Acontece que a Índia foi ocupada
pelos áryas, cujas últimas
vagas de ocupação ocorreram a cerca de 1500 a.C. Isso foi o golpe de
misericórdia na Civilização do Vale do Indo, de etnia dravídica. Conforme
registraram muitos historiadores, os áryas
eram na época um povo nômade guerreiro sub-bárbaro. Precisou evoluir mil e
quinhentos anos para ascender à categoria de bárbaro durante o Império Romano.
A Índia foi o único país que, depois de haver conquistado a arte da
arquitetura, após a ocupação ariana passou séculos sem arquitetura alguma, pois
seus dominadores sabiam destruir, mas não sabiam construir, já que eram nômades
e viviam em tendas de peles de animais.
Como sempre, “ai dos vencidos”. Os
arianos aclamaram-se raça superior (isto lembra-nos algum evento mais recente
envolvendo os mesmos arianos?) promoveram uma “limpeza étnica” e destruíram
todas as evidências da civilização anterior. Essa eliminação de evidências foi
tão eficiente que ninguém na Índia e no mundo inteiro sabia da existência da
Civilização do Vale do Indo, até o final do século XIX, quando o arqueólogo
inglês Alexander Cunningham decidiu investigar umas ruínas em 1873. Por isso,
as Escrituras hindus ignoram o Yôga Primitivo e começam a História no
meio do caminho, quando esse nobre sistema já havia sido arianizado.
Tudo o que fosse dravídico era
considerado inferior, assim como o fizeram nossos antepassados europeus ao
dizimar os aborígenes das Américas e usurpar suas terras. O que era da cultura
indígena passou a ser considerado selvagem, inferior, primitivo, indigno e, até
mesmo, pecaminoso e sacrílego. Faz pouco menos de quinhentos anos que a cultura
européia destruiu as Civilizações Pré-Colombianas e já quase não há vestígio
das línguas (a maioria foi extinta), assim como da sua medicina, das suas
crenças e da sua engenharia que construiu Machu Picchu, as pirâmides da América
Latina, os templos e as fortalezas, cortando a rocha com tanta perfeição sem o
conhecimento do ferro e movendo-as sem o conhecimento da roda.

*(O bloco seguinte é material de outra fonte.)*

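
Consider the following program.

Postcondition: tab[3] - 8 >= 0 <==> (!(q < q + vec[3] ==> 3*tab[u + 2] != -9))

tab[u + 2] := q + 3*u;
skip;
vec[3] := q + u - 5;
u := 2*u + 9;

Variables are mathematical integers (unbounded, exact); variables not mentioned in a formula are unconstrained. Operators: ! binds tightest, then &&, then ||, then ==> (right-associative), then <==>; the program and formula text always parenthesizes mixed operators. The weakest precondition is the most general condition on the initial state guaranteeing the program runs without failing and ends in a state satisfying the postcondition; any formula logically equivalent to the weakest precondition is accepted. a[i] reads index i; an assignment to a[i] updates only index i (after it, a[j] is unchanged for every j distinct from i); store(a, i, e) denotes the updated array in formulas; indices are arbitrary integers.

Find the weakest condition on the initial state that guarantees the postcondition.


Working backward. After the program, the postcondition tab[3] - 8 >= 0 <==> (!(q < q + vec[3] ==> 3*tab[u + 2] != -9)) must hold; in canonical form it is tab[3] >= 8 <==> (!(vec[3] > 0 ==> 3*tab[u + 2] != -9)).
Before u := 2*u + 9: tab[3] >= 8 <==> (!(vec[3] > 0 ==> 3*tab[2*u + 11] != -9))
Before vec[3] := q + u - 5: tab[3] >= 8 <==> (!(q + u > 5 ==> 3*tab[2*u + 11] != -9))
Before skip: tab[3] >= 8 <==> (!(q + u > 5 ==> 3*tab[2*u + 11] != -9))
Before tab[u + 2] := q + 3*u: store(tab, u + 2, q + 3*u)[3] >= 8 <==> (!(q + u > 5 ==> 3*store(tab, u + 2, q + 3*u)[2*u + 11] != -9))
Answer: WP = store(tab, u + 2, q + 3*u)[3] >= 8 <==> (!(q + u > 5 ==> 3*store(tab, u + 2, q + 3*u)[2*u + 11] != -9))


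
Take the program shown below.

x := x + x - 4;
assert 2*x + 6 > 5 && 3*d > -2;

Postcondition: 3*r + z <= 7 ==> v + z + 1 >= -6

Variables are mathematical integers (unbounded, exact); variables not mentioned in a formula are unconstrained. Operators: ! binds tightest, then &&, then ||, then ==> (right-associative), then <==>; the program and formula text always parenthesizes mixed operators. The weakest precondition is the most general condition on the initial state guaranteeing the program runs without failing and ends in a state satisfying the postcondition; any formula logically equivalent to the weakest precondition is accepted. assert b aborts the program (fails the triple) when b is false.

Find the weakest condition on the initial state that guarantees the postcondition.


Working backward. After the program, the postcondition 3*r + z <= 7 ==> v + z + 1 >= -6 must hold; in canonical form it is 3*r + z <= 7 ==> v + z >= -7.
Before assert 2*x + 6 > 5 && 3*d > -2: 2*x > -1 && 3*d > -2 && (3*r + z <= 7 ==> v + z >= -7)
Before x := x + x - 4: 4*x > 7 && 3*d > -2 && (3*r + z <= 7 ==> v + z >= -7)
Answer: WP = 4*x > 7 && 3*d > -2 && (3*r + z <= 7 ==> v + z >= -7)


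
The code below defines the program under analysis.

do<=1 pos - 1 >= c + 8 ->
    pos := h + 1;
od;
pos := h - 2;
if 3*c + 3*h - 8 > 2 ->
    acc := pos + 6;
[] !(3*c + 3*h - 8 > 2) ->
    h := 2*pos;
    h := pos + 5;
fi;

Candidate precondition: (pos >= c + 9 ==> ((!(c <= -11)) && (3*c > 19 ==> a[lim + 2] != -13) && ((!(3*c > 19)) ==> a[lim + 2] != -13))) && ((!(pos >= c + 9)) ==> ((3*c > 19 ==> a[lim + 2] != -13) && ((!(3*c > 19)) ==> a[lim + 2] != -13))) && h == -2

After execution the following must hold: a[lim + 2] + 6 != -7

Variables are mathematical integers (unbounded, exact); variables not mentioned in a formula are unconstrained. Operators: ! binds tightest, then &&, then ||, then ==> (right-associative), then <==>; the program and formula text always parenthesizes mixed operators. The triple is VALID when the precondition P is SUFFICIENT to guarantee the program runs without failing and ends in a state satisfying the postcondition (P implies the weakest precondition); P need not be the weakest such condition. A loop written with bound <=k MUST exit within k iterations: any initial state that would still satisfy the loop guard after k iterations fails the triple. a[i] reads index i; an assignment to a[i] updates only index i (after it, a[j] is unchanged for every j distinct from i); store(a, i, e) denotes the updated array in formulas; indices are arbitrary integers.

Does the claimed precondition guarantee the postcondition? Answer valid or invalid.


Working backward. After the program, the postcondition a[lim + 2] + 6 != -7 must hold; in canonical form it is a[lim + 2] != -13.
Then branch requires a[lim + 2] != -13; else branch requires a[lim + 2] != -13.
Before the if: (3*c + 3*h > 10 ==> a[lim + 2] != -13) && ((!(3*c + 3*h > 10)) ==> a[lim + 2] != -13)
Before pos := h - 2: (3*c + 3*h > 10 ==> a[lim + 2] != -13) && ((!(3*c + 3*h > 10)) ==> a[lim + 2] != -13)
Before the loop (bound <=1), unroll the exhaustion recursion (WP_0 = exit-now case; WP_j = one more guarded iteration, up to j = 1):
  WP_0: (!(pos >= c + 9)) && (3*c + 3*h > 10 ==> a[lim + 2] != -13) && ((!(3*c + 3*h > 10)) ==> a[lim + 2] != -13)
  WP_1: (pos >= c + 9 ==> ((!(h >= c + 8)) && (3*c + 3*h > 10 ==> a[lim + 2] != -13) && ((!(3*c + 3*h > 10)) ==> a[lim + 2] != -13))) && ((!(pos >= c + 9)) ==> ((3*c + 3*h > 10 ==> a[lim + 2] != -13) && ((!(3*c + 3*h > 10)) ==> a[lim + 2] != -13)))
So before the loop: (pos >= c + 9 ==> ((!(h >= c + 8)) && (3*c + 3*h > 10 ==> a[lim + 2] != -13) && ((!(3*c + 3*h > 10)) ==> a[lim + 2] != -13))) && ((!(pos >= c + 9)) ==> ((3*c + 3*h > 10 ==> a[lim + 2] != -13) && ((!(3*c + 3*h > 10)) ==> a[lim + 2] != -13)))
The weakest precondition is (pos >= c + 9 ==> ((!(h >= c + 8)) && (3*c + 3*h > 10 ==> a[lim + 2] != -13) && ((!(3*c + 3*h > 10)) ==> a[lim + 2] != -13))) && ((!(pos >= c + 9)) ==> ((3*c + 3*h > 10 ==> a[lim + 2] != -13) && ((!(3*c + 3*h > 10)) ==> a[lim + 2] != -13))).
Check whether (pos >= c + 9 ==> ((!(c <= -11)) && (3*c > 19 ==> a[lim + 2] != -13) && ((!(3*c > 19)) ==> a[lim + 2] != -13))) && ((!(pos >= c + 9)) ==> ((3*c > 19 ==> a[lim + 2] != -13) && ((!(3*c > 19)) ==> a[lim + 2] != -13))) && h == -2 implies it.
Countermodel: at the initial state a = {[0] = -12, elsewhere -12}, c = -10, h = -2, lim = -2, pos = -1, the precondition holds but the weakest precondition fails.
Answer: invalid


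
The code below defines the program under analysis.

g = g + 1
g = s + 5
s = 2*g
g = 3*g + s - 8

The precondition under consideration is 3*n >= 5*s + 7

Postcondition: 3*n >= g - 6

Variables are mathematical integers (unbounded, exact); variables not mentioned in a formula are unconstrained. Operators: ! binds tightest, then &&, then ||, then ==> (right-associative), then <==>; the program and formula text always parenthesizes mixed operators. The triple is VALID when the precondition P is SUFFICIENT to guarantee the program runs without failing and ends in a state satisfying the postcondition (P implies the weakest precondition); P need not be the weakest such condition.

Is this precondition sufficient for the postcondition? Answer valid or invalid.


Working backward. After the program, 3*n >= g - 6 must hold.
Before g := 3*g + s - 8: 3*n >= 3*g + s - 14
Before s := 2*g: 3*n >= 5*g - 14
Before g := s + 5: 3*n >= 5*s + 11
Before g := g + 1: 3*n >= 5*s + 11
The weakest precondition is 3*n >= 5*s + 11.
Check whether 3*n >= 5*s + 7 implies it.
Countermodel: at the initial state n = 4, s = 1, the precondition holds but the weakest precondition fails.
Answer: invalid


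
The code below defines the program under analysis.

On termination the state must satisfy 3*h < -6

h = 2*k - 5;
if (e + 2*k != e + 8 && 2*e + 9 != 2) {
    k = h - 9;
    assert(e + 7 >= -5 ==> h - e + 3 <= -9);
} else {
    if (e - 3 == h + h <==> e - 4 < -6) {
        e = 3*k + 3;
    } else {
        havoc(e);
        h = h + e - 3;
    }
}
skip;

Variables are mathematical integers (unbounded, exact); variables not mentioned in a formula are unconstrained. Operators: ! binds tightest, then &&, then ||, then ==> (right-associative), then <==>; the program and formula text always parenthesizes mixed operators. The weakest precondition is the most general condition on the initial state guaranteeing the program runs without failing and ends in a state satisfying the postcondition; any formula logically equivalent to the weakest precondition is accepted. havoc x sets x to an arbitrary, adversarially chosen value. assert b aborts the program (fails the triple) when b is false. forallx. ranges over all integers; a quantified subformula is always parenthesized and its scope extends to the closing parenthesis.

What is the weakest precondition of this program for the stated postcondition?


Working backward. After the program, 3*h < -6 must hold.
Before skip: 3*h < -6
Then branch requires (e >= -12 ==> h <= e - 12) && 3*h < -6; else branch requires ((e == 2*h + 3 <==> e < -2) ==> 3*h < -6) && ((!(e == 2*h + 3 <==> e < -2)) ==> (forall e_1. 3*e_1 + 3*h < 3)).
Before the if: ((2*k != 8 && 2*e != -7) ==> ((e >= -12 ==> h <= e - 12) && 3*h < -6)) && ((!(2*k != 8 && 2*e != -7)) ==> (((e == 2*h + 3 <==> e < -2) ==> 3*h < -6) && ((!(e == 2*h + 3 <==> e < -2)) ==> (forall e_1. 3*e_1 + 3*h < 3))))
Before h := 2*k - 5: ((2*k != 8 && 2*e != -7) ==> ((e >= -12 ==> 2*k <= e - 7) && 6*k < 9)) && ((!(2*k != 8 && 2*e != -7)) ==> (((e == 4*k - 7 <==> e < -2) ==> 6*k < 9) && ((!(e == 4*k - 7 <==> e < -2)) ==> (forall e_1. 3*e_1 + 6*k < 18))))
Answer: WP = ((2*k != 8 && 2*e != -7) ==> ((e >= -12 ==> 2*k <= e - 7) && 6*k < 9)) && ((!(2*k != 8 && 2*e != -7)) ==> (((e == 4*k - 7 <==> e < -2) ==> 6*k < 9) && ((!(e == 4*k - 7 <==> e < -2)) ==> (forall e_1. 3*e_1 + 6*k < 18))))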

Da mesma forma, na Índia, após 3500
anos da ocupação ariana, não restara vestígio algum da extinta Civilização
Dravídica. O Yôga
mais antigo? “Só podia ser ariano!” Descoberto o erro histórico há mais de cem
anos, já era hora de os autores de livros sobre o assunto pararem de
simplesmente repetir o que outros escreveram antes dessa descoberta e admitirem
que existira, sim, um Yôga arcaico, Pré-Clássico, pré-vêdico, pré-ariano,
que era muito mais completo, mais forte e mais autêntico, justamente por ser o
original.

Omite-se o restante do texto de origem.